Selain melakukan pengamanan, petugas juga
melaksanakan pengumpulan bahan keterangan (pulbaket) terhadap saksi-saksi di
lokasi, termasuk penghuni rumah kontrakan berinisial AS (57), sebagai bagian
dari proses penyelidikan untuk mengetahui penyebab pasti terjadinya kebocoran
pipa gas tersebut.
Kabid Humas Polda Sumatera Selatan Kombes Pol.

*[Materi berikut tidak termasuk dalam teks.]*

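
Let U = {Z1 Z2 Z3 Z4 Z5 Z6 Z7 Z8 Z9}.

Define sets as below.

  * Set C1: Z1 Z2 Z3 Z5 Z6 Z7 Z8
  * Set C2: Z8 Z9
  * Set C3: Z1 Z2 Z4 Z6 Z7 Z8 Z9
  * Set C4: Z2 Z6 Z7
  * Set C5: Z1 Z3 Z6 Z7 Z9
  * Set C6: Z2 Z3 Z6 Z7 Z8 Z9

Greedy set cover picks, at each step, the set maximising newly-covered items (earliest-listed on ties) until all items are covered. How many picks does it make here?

2

Greedy: pick C1 (covers 7 new) → pick C3 (covers 2 new). Total picks: 2.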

Nandang Mu’min Wijaya, S.I.K., M.H., menegaskan bahwa keselamatan masyarakat
menjadi prioritas utama dalam setiap penanganan kejadian yang berpotensi
membahayakan.
“Kami memastikan seluruh proses penanganan dilakukan
secara cepat, profesional, dan transparan. Personel di lapangan telah
mengamankan lokasi untuk mengantisipasi risiko lanjutan, sekaligus
berkoordinasi dengan pihak perusahaan dan instansi terkait agar kondisi
benar-benar aman bagi masyarakat di sekitar lokasi kejadian,” ujar Kombes Pol.
Nandang Mu’min Wijaya, S.I.K., M.H.
Ia juga mengimbau masyarakat agar tetap tenang serta
tidak mudah mempercayai informasi yang belum terverifikasi. Masyarakat diminta
segera menghubungi layanan Call Center Polri 110 atau kantor kepolisian
terdekat apabila menemukan kondisi yang berpotensi membahayakan keselamatan di
lingkungan sekitar.
Kecepatan respons jajaran Polres Prabumulih dalam
mengamankan lokasi, melakukan penyelidikan, serta berkoordinasi dengan seluruh
pihak terkait menjadi wujud nyata komitmen Polda Sumatera Selatan dalam
memberikan perlindungan, pengayoman, dan pelayanan kepada masyarakat.
Penanganan insiden ini juga menunjukkan kesiapsiagaan Polri dalam menghadapi
situasi kedaruratan guna menjaga keamanan, keselamatan, dan ketertiban
masyarakat di wilayah Sumatera Selatan.